E' necessaria un’autentica rifondazione della pianificazione: che metta fine alla crescita quantitativa e punti invece sulla riqualificazione-trasformazione delle città, sul ricupero-risanamento dei centri storici, sulla ristrutturazione delle periferie e sulla rigorosa salvaguardia del territorio non ancora urbanizzato.

Antonio Cederna





venerdì 17 dicembre 2010

GLI INVESTIMENTI NEL SOCIAL HOUSING: UNA SCUSA PER DARE IL VIA A NUOVE SPECULAZIONI E ALL’ULTERIORE CONSUMO DI TERRITORIO

Il Presidente della Fondazione Cassa di Risparmio della Spezia, Matteo Melley, ha spiegato, in un incontro svoltosi a Villa Marigola lo scorso novembre, che al primo punto del documento programmatico 2011-2013, la Fondazione Carispe ha intenzione di mettere gli interventi nel campo dell’edilizia sociale. “La Fondazione promuoverà la creazione di un fondo di investimento locale con un impegno complessivo di circa 10 milioni di euro finalizzato a realizzare alloggi e servizi destinati a contribuire a risolvere il problema abitativo, con particolare riguardo alle situazioni di disagio economico e/o sociale, ponendo attenzione alla riqualificazione urbana, al rispetto dei criteri di efficienza energetica, alla ricerca di elevati livelli di qualità urbanistica e architettonica, ma anche degli aspetti sociali e dei servizi per la comunità”.

“Pensiamo che sia arrivato il momento di investire sul territorio- dice Melley - l’edilizia sociale è in grado di mobilitare anche risorse private, necessariamente con la partecipazione degli enti locali ai quali chiediamo di dare disponibilità, analisi di aree e tempi di risposta rapidi, perché sono investimenti e in quanto tali devono certamente generare redditi. Noi siamo disponibili ad investire purché le cose decollino in tempi rapidi”.“ Il territorio spezzino, può candidarsi, anche grazie all’intervento della Fondazione Carispe, per fare case con criteri nuovi e dare una risposta nuova ai bisogni dell’edilizia”.
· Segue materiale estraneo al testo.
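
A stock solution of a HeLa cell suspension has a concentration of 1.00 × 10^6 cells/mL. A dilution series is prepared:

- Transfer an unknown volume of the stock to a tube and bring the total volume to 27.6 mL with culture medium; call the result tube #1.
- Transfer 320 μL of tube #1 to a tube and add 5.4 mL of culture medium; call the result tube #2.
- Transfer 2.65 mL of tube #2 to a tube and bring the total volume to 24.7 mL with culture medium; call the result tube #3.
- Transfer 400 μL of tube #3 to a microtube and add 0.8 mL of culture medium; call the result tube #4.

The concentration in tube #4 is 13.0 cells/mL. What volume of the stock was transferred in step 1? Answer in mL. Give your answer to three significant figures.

0.179 mL

Step 1: v brought to 27.6 mL → factor = 27.6 mL/v
Step 2: 320 μL + 5.4 mL = 5720 μL total → factor 5720/320 = 17.875
Step 3: 2.65 mL brought to 24.7 mL → factor 24.7/2.65 = 9.3208
Step 4: 400 μL + 0.8 mL = 1200 μL total → factor 1200/400 = 3
Product of known-step factors = 499.83
Overall factor = 1.00 × 10^6 cells/mL / (13.0 cells/mL) = 76923
Step-1 factor = 76923 / 499.83 = 153.9
v = 27.6 mL / 153.9 = 0.179 mL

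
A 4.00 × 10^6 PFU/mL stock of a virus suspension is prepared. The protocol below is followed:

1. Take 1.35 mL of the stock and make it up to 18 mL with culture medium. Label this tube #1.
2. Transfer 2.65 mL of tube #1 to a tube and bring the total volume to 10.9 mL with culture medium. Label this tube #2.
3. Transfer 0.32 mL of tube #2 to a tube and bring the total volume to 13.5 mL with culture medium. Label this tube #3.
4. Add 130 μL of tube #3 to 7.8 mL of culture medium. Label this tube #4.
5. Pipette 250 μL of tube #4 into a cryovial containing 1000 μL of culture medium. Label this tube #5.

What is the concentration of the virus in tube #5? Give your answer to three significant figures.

5.67 PFU/mL

Step 1: 1.35 mL brought to 18 mL → factor 18/1.35 = 13.333
Step 2: 2.65 mL brought to 10.9 mL → factor 10.9/2.65 = 4.1132
Step 3: 0.32 mL brought to 13.5 mL → factor 13.5/0.32 = 42.188
Step 4: 130 μL + 7.8 mL = 7930 μL total → factor 7930/130 = 61
Step 5: 250 μL + 1000 μL = 1250 μL total → factor 1250/250 = 5
Overall dilution factor = 13.333 × 4.1132 × 42.188 × 61 × 5 = 7.0567 × 10^5
Final = 4.00 × 10^6 PFU/mL / 7.0567 × 10^5 = 5.67 PFU/mL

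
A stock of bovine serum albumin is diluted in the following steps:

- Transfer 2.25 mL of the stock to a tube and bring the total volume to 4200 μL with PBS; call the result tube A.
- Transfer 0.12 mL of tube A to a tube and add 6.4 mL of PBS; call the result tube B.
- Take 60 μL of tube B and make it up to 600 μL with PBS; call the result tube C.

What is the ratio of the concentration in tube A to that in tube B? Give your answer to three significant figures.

54.3

Step 1: 2.25 mL brought to 4200 μL → factor 4.2/2.25 = 1.8667
Step 2: 0.12 mL + 6.4 mL = 6.52 mL total → factor 6.52/0.12 = 54.333
Dilution factor to tube A = 1.8667; to tube B = 101.42
[tube A]/[tube B] = (factor to tube B)/(factor to tube A) = 101.42/1.8667 = 54.3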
Ovviamente non si parla di acquisire fabbricati vetusti, demolirli e ricostruirli, oppure recuperarli, ma di nuove aree edificabili da individuare e mettere a disposizione in tempi brevi, lasciando intendere l’esigenza o la pretesa di avere delle corsie preferenziali, questa volta con la scusante sociale di fornire risposte all’emergenza abitativa, anche se soltanto alla Spezia sono stati censiti migliaia di appartamenti non locati e quindi disponibili per eventuali inquilini

Vogliamo sottolineare il non senso di affrontare il problema dell’emergenza abitativa costruendo nuove case: Infatti con la motivazione di soddisfare i bisogni abitativi delle fasce sociali più deboli saranno realizzate imponenti operazioni immobiliari di nuova edificazione, a capitale misto pubblico-privato o con il contributo del pubblico, remunerando l’investitore privato con delle superfici residenziali e commerciali da immettere sul libero mercato.

Prima si è creato il bisogno “abitativo” sostenendo un mercato immobiliare fortemente speculativo ed inaccessibile alle fasce deboli della popolazione, poi si fornisce una risposta al bisogno anzidetto generando operazioni immobiliari straordinarie fuori da ogni pianificazione o previsione urbanistica, peraltro anch’esse contenenti caratteristiche di operazioni fortemente speculative.

Molto più appropriato sarebbe incentivare l’incontro fra domanda e offerta di alloggi già disponibili, presenti soprattutto nei centri storici delle città oltre che nei paesi e nelle frazioni dell’entroterra. Impiegando gli appartamenti liberi esistenti si potrebbe dare una risposta immediata a quei nuclei familiari che non possono acquistare un alloggio. Inoltre si fornirebbe un’importante opportunità di reddito per i proprietari degli appartamenti che negli anni scorsi hanno sostenuto investimenti notevoli, magari in attesa di una redditività che a tutt’oggi non si è concretizzata. Rivitalizzare i centri storici, le frazioni ed i paesi potrebbe consentire una vera e concreta occasione di rilancio socio-economico del nostro territorio, con evidenti benefici per il commercio e l’artigianato, ossia piccoli negozi, muratori, elettricisti, idraulici e falegnami; i negozi di quartiere o le botteghe potrebbero meglio competere con i centri commerciali, mentre le piccole ditte di artigiani riuscirebbero a trovare maggiori possibilità di lavoro a seguito dello sviluppo di una quantità maggiore d’interventi di recupero edilizio degli alloggi.